Mooers’ 1st Law: In an environment in which it is more painful and troublesome for a customer to have information in hand than for him not to have it, an IR system will tend not to be used.

Mooers’ 2nd Law: In an environment in which it is absolutely critical for a customer to have information, an IR system, no matter how poorly designed, will tend to be used.

Mooers’ 3rd Law: In an environment in which the trouble of having information versus that of not having it are fairly evenly balanced, system design and performance tend to be the deciding factors in whether or not an IR system will be used.

 

 

 

References

Bierbaum, E.G. (1990). A paradigm for the ‘90s: in research and practice, library and information science needs a unifying principle; "least effort" is one scholar’s suggestion. American Libraries, 21, 18-19.

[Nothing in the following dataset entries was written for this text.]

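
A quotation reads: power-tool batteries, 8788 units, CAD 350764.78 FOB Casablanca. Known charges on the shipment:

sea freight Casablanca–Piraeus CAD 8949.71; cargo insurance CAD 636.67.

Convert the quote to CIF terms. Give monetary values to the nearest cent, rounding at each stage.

CIF price: CAD 360351.16

From FOB to CIF, the seller additionally bears: freight, insurance.
CIF price = 350764.78 + 8949.71 + 636.67 = 360351.16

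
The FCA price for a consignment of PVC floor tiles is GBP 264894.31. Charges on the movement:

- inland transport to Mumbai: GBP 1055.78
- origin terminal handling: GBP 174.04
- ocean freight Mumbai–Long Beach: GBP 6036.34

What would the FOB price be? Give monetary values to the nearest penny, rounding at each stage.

Not relevant to the conversion: inland to port — on the seller under both FCA and FOB; already in the FCA price and stays in the FOB price. freight — on the buyer under both terms; not part of either seller's price.
From FCA to FOB, the seller additionally bears: origin terminal.
FOB price = 264894.31 + 174.04 = 265068.35

FOB price: GBP 265068.35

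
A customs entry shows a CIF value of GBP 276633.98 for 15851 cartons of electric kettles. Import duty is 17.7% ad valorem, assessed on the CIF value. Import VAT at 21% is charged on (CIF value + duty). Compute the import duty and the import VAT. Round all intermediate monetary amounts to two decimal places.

Import duty = 276633.98 × 17.7% = 48964.21
VAT base = CIF + duty = 276633.98 + 48964.21 = 325598.19
Import VAT = 325598.19 × 21% = 68375.62

Import duty: GBP 48964.21; import VAT: GBP 68375.62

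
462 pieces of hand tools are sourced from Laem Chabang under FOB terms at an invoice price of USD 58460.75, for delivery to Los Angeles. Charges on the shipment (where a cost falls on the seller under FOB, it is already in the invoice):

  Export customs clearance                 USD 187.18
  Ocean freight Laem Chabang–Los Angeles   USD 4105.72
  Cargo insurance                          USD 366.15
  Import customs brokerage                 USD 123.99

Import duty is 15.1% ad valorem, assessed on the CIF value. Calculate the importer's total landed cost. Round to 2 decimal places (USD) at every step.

Total landed cost: USD 72559.44

FOB: the seller bears costs until goods are on board at the origin port; the buyer bears freight, insurance and all costs thereafter.
Already in the invoice (seller's account under FOB): export clearance — exclude.
CIF value = FOB price + freight + insurance = 58460.75 + 4105.72 + 366.15 = 62932.62
Import duty = 62932.62 × 15.1% = 9502.83
Buyer bears: freight 4105.72 + insurance 366.15 + brokerage 123.99 + duty 9502.83 = 14098.69
Landed cost = invoice 58460.75 + 14098.69 = 72559.44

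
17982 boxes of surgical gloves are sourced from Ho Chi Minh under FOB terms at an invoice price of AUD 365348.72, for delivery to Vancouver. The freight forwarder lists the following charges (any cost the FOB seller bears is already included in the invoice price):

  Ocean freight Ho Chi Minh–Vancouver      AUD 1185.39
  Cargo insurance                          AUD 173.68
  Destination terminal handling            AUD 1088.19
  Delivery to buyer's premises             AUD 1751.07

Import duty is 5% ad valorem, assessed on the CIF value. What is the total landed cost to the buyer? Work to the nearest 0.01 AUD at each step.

FOB: the seller bears costs until goods are on board at the origin port; the buyer bears freight, insurance and all costs thereafter.
CIF value = FOB price + freight + insurance = 365348.72 + 1185.39 + 173.68 = 366707.79
Import duty = 366707.79 × 5% = 18335.39
Buyer bears: freight 1185.39 + insurance 173.68 + destination terminal 1088.19 + delivery 1751.07 + duty 18335.39 = 22533.72
Landed cost = invoice 365348.72 + 22533.72 = 387882.44

Total landed cost: AUD 387882.44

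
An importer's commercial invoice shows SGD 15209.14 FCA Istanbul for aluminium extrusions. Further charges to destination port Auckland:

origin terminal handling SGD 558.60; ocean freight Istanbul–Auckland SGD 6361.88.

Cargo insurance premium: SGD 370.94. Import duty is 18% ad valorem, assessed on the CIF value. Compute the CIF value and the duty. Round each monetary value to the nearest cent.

CIF value: SGD 22500.56; import duty: SGD 4050.10

CIF = FCA price + pre-shipment costs + freight + insurance
CIF = 15209.14 + 558.60 + 6361.88 + 370.94 = 22500.56
Import duty = 22500.56 × 18% = 4050.10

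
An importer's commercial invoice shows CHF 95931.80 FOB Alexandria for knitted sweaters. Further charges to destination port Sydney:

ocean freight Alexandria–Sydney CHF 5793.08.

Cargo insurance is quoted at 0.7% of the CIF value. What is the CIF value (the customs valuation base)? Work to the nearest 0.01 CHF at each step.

Let C be the CIF value. C = FOB price + freight + 0.7% × C
C − 0.7% × C = 95931.80 + 5793.08
0.993 × C = 101724.88
C = 101724.88 / 0.993 = 102441.97
Insurance premium = 0.7% × 102441.97 = 717.09

CIF value: CHF 102441.97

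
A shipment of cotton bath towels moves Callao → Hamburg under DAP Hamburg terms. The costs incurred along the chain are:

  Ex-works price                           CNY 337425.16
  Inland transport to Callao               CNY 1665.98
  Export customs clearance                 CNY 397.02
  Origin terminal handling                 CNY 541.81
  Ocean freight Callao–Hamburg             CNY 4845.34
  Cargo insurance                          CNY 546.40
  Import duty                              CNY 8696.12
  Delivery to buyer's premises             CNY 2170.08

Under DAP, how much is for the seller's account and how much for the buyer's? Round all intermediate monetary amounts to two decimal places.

Seller: CNY 347591.79; buyer: CNY 8696.12

DAP: the seller bears all costs to the named destination except import duty and clearance.
Seller's account: goods 337425.16 + inland to port 1665.98 + export clearance 397.02 + origin terminal 541.81 + freight 4845.34 + insurance 546.40 + delivery 2170.08 = 347591.79
Buyer's account: duty 8696.12 = 8696.12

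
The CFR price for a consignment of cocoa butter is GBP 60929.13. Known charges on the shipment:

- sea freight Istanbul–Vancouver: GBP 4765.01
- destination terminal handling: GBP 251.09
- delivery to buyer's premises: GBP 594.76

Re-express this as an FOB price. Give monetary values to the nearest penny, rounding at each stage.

Not relevant to the conversion: destination terminal, delivery — on the buyer under both terms; not part of either seller's price.
From CFR to FOB, the seller no longer bears: freight.
FOB price = 60929.13 − 4765.01 = 56164.12

FOB price: GBP 56164.12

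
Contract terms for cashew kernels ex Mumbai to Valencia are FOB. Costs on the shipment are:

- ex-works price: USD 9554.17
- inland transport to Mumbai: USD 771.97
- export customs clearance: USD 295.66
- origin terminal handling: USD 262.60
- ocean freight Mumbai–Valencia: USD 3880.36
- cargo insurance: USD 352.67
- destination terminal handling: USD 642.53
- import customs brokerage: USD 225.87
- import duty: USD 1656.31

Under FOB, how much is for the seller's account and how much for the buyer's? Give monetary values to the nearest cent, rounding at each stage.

Seller: USD 10884.40; buyer: USD 6757.74

FOB: the seller bears costs until goods are on board at the origin port; the buyer bears freight, insurance and all costs thereafter.
Seller's account: goods 9554.17 + inland to port 771.97 + export clearance 295.66 + origin terminal 262.60 = 10884.40
Buyer's account: freight 3880.36 + insurance 352.67 + destination terminal 642.53 + brokerage 225.87 + duty 1656.31 = 6757.74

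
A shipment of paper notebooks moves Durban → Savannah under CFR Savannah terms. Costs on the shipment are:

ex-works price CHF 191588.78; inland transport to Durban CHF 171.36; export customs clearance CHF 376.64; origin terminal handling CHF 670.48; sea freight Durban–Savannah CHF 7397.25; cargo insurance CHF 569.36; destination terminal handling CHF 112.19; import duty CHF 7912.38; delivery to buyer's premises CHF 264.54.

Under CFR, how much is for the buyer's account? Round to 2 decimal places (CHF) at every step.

CFR: the seller pays costs through ocean freight to the destination port, but not insurance.
Seller's account: goods 191588.78 + inland to port 171.36 + export clearance 376.64 + origin terminal 670.48 + freight 7397.25 = 200204.51
Buyer's account: insurance 569.36 + destination terminal 112.19 + duty 7912.38 + delivery 264.54 = 8858.47

Buyer's account: CHF 8858.47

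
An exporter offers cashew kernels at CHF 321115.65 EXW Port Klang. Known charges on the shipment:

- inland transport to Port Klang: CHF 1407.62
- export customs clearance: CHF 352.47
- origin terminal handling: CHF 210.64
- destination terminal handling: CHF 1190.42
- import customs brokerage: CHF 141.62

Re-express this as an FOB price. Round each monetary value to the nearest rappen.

FOB price: CHF 323086.38

Not relevant to the conversion: destination terminal, brokerage — on the buyer under both terms; not part of either seller's price.
From EXW to FOB, the seller additionally bears: inland to port, export clearance, origin terminal.
FOB price = 321115.65 + 1407.62 + 352.47 + 210.64 = 323086.38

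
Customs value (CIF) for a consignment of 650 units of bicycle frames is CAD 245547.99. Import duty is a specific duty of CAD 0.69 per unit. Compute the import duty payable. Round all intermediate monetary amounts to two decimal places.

Import duty: CAD 448.50

Import duty = 650 × 0.69 = 448.50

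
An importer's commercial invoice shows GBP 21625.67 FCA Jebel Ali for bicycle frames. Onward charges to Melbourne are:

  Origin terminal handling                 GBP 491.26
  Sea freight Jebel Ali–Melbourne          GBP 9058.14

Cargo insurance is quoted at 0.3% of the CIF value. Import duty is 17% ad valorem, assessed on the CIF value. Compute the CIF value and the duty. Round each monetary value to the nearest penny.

CIF value: GBP 31268.88; import duty: GBP 5315.71

Let C be the CIF value. C = FCA price + pre-shipment costs + freight + 0.3% × C
C − 0.3% × C = 21625.67 + 491.26 + 9058.14
0.997 × C = 31175.07
C = 31175.07 / 0.997 = 31268.88
Insurance premium = 0.3% × 31268.88 = 93.81
Import duty = 31268.88 × 17% = 5315.71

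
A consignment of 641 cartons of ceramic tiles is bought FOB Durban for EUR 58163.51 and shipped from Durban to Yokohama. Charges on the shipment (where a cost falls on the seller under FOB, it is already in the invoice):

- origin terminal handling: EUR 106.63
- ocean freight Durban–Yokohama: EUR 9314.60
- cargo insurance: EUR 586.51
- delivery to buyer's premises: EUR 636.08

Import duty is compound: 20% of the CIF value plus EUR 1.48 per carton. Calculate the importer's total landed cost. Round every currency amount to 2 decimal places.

Total landed cost: EUR 83262.30

FOB: the seller bears costs until goods are on board at the origin port; the buyer bears freight, insurance and all costs thereafter.
Already in the invoice (seller's account under FOB): origin terminal — exclude.
CIF value = FOB price + freight + insurance = 58163.51 + 9314.60 + 586.51 = 68064.62
Ad valorem component: 68064.62 × 20% = 13612.92
Specific component: 641 × 1.48 = 948.68
Import duty = 13612.92 + 948.68 = 14561.60
Buyer bears: freight 9314.60 + insurance 586.51 + delivery 636.08 + duty 14561.60 = 25098.79
Landed cost = invoice 58163.51 + 25098.79 = 83262.30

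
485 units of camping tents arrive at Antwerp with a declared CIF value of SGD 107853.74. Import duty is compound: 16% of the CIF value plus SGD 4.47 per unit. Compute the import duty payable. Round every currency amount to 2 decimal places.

Import duty: SGD 19424.55

Ad valorem component: 107853.74 × 16% = 17256.60
Specific component: 485 × 4.47 = 2167.95
Import duty = 17256.60 + 2167.95 = 19424.55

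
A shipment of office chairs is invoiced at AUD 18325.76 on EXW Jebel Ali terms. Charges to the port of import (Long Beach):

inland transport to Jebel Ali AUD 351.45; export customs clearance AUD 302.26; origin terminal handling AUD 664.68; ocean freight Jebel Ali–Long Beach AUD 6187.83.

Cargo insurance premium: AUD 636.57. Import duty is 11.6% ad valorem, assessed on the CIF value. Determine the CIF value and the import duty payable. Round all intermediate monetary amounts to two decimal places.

CIF value: AUD 26468.55; import duty: AUD 3070.35

CIF = EXW price + pre-shipment costs + freight + insurance
CIF = 18325.76 + 351.45 + 302.26 + 664.68 + 6187.83 + 636.57 = 26468.55
Import duty = 26468.55 × 11.6% = 3070.35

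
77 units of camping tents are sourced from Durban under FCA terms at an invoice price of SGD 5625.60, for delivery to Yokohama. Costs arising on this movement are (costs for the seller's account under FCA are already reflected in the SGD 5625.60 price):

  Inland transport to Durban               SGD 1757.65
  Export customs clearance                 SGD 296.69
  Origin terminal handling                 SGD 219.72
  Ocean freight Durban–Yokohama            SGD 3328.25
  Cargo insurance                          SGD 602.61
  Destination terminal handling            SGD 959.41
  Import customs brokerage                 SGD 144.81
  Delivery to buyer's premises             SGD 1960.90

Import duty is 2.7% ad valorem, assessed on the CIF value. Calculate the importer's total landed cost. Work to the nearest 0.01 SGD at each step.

FCA: the seller delivers export-cleared goods to the carrier; the buyer bears costs from that point.
Already in the invoice (seller's account under FCA): inland to port, export clearance — exclude.
CIF value = FCA price + origin terminal + freight + insurance = 5625.60 + 219.72 + 3328.25 + 602.61 = 9776.18
Import duty = 9776.18 × 2.7% = 263.96
Buyer bears: origin terminal 219.72 + freight 3328.25 + insurance 602.61 + destination terminal 959.41 + brokerage 144.81 + delivery 1960.90 + duty 263.96 = 7479.66
Landed cost = invoice 5625.60 + 7479.66 = 13105.26

Total landed cost: SGD 13105.26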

Mooers. C.N. (1959a). Information Retrieval Selection Study. Part II: Seven System Models. Cambridge, MA: Zator Company.

Mooers, C.N. (1959b). Mooers’ Law; or why some retrieval systems are used and others are not. (Zator Technical Bulletin 136). Cambridge, MA: Zator Company; 1959. Editorial of same title, American Documentation, v.11, no.3, page i; July 1960; and reprinted in The Scientist, v.11, no.2, p 10 Mar 17, 1997.

Pemberton, J. Michael (1989). Telecommunication: Technology and Devices. Records Management Quarterly, 23, 46-48.

Summit, Roger K. (1993). The Year 2000: dreams and nightmares. Searcher, 1, 16-17.

Zipf, George Kingsley. Human Behavior And The Principle Of Least Effort ; Cambridge, Mass.; Harvard University; 1949.